Cette recension a été publiée dans le numéro d’hiver 2023 de Politique étrangère (n° 4/2023). Fatiha Dazi-Héni propose une analyse de l’ouvrage de David B. Roberts, Security Politics in the Gulf Monarchies: Continuity Amid Change (Columbia University Press, 2023, 320 pages).

Cet ouvrage balise avec une grande maîtrise l’évolution de la dynamique sécuritaire des six monarchies arabes de la péninsule arabique au cours des cinq dernières décennies. En choisissant d’analyser le concept de sécurité élargie tel que théorisé par l’école de Copenhague, David B. Roberts s’inspire du modèle esquissé par Barry Buzan et Ole Wæver, qui consiste à déployer les études sécuritaires au-delà du périmètre militaro-sécuritaire strict, en couvrant cinq aspects structurants : politique, sociétal, économique, militaire et environnemental. Même si les enseignements de cette approche méthodologique pour étudier les enjeux de sécurité dans la région du Golfe, à l’instar du RCS – Regional Security Complex –, ont largement été exploités, l’utilisation des cinq axes de la typologie de l’école de Copenhague pour le Golfe, qui rythme les cinq chapitres de cet ouvrage, est inédite. Elle permet à l’auteur d’appréhender le fonctionnement des six monarchies de manière systémique.

L’idée centrale de cet ouvrage est de démontrer que, en dépit des changements vertigineux engendrés par une modernisation à marche forcée depuis près de cinq décennies, les structures socio-politiques de base et les dynamiques en place dans ces pays restent inchangées. L’auteur considère que l’industrie des hydrocarbures restera cruciale en dépit de la diversification économique engagée. Celle-ci s’est accélérée au cours des années 2010, au moment des révolutions arabes, avec l’explosion des réseaux sociaux, la digitalisation et l’intrusion de la tech dans tous les secteurs de la vie sociale (économie de services, administration, télécommunications et, bien sûr, équipements militaires de pointe).

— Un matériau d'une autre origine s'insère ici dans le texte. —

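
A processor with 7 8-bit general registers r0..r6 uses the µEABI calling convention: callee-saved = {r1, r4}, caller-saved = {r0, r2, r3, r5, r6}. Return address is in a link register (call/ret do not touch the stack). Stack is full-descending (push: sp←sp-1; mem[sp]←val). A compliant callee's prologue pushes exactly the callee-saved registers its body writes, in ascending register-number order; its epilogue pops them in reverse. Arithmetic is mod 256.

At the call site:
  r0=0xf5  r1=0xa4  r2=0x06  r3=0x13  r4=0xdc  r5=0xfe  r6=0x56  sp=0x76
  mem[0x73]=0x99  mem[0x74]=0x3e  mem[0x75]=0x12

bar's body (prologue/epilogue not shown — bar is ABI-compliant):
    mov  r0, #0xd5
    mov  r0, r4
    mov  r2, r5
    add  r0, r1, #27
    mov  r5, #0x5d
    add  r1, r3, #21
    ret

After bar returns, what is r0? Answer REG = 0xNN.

REG = 0xbf

prologue: push r1 -> mem[0x75]=0xa4, sp=0x75
body[0] mov  r0, #0xd5 -> r0=0xd5
body[1] mov  r0, r4 -> r0=0xdc
body[2] mov  r2, r5 -> r2=0xfe
body[3] add  r0, r1, #27 -> r0=0xbf
body[4] mov  r5, #0x5d -> r5=0x5d
body[5] add  r1, r3, #21 -> r1=0x28
epilogue: pop r1=0xa4, sp=0x76
r0 is caller-saved -> body value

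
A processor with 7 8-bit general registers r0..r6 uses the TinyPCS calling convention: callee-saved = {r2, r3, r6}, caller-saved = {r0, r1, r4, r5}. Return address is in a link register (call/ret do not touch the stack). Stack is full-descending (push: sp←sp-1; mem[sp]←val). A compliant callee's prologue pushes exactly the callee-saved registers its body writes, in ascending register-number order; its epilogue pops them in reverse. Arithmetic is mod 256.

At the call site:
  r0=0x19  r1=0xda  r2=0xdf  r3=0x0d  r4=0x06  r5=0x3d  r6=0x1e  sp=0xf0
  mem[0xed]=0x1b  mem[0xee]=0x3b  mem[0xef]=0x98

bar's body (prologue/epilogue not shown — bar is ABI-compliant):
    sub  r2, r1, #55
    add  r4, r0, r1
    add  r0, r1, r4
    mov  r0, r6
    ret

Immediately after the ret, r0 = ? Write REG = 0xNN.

prologue: push r2 → mem[0xef]=0xdf, sp=0xef
body[0] sub  r2, r1, #55 → r2=0xa3
body[1] add  r4, r0, r1 → r4=0xf3
body[2] add  r0, r1, r4 → r0=0xcd
body[3] mov  r0, r6 → r0=0x1e
epilogue: pop r2=0xdf, sp=0xf0
r0 is caller-saved → body value

REG = 0x1e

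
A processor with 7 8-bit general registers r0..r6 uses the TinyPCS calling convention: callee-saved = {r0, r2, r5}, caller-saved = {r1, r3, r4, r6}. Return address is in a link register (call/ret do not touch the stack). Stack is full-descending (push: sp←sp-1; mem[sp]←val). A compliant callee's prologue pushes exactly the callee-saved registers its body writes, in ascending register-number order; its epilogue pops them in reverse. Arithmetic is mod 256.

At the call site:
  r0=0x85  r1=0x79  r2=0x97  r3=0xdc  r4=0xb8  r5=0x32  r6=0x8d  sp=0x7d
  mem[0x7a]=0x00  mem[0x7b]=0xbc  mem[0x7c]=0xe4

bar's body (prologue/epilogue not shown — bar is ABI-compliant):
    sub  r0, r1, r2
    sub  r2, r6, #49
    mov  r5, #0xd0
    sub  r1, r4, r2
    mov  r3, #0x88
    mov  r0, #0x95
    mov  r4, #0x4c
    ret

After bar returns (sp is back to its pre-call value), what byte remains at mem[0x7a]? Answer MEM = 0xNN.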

La raison de cette continuité annoncée, en dépit de développements réels, tient, selon Roberts, à l’enracinement profond de l’industrie pétrolière, qui a façonné ces monarchies dans leurs formes contemporaines. Pour l’auteur, l’accent mis sur les aspects modernes et innovants des économies en cours de diversification relève plus de la propagande que d’un véritable affranchissement de la dépendance pétrolière. De même, la transition écologique post-énergies fossiles se résume, selon lui, surtout à des actions de « techno-fétichisme » ou de green washing, compte tenu de l’absence de politique publique et de réelle prise de conscience des problèmes environnementaux par les sociétés.

Dans ces monarchies, le pouvoir s’articule dorénavant davantage autour d’individualités concentrant l’ensemble des ressources et promouvant un nationalisme qui engendre de nouvelles allégeances – avec le cas emblématique de la nouvelle Arabie Saoudite du prince héritier Mohammed ben Salmane.

L’auteur mentionne également l’attrait nouveau des monarchies du Golfe pour le modèle techno-autoritariste chinois, parallèlement à une dépendance de la présence militaire américaine, qui a déçu, et laisse aujourd’hui place à une approche diplomatique plus multipolaire. Cette dimension aurait mérité un développement plus significatif.

ll s’agit néanmoins là d’un ouvrage précieux, et de référence, pour étudiants et chercheurs travaillant sur la région. En outre, l’approche esquissée par Roberts fournit également un modèle pour l’analyse politique comparée et les études aréales en général.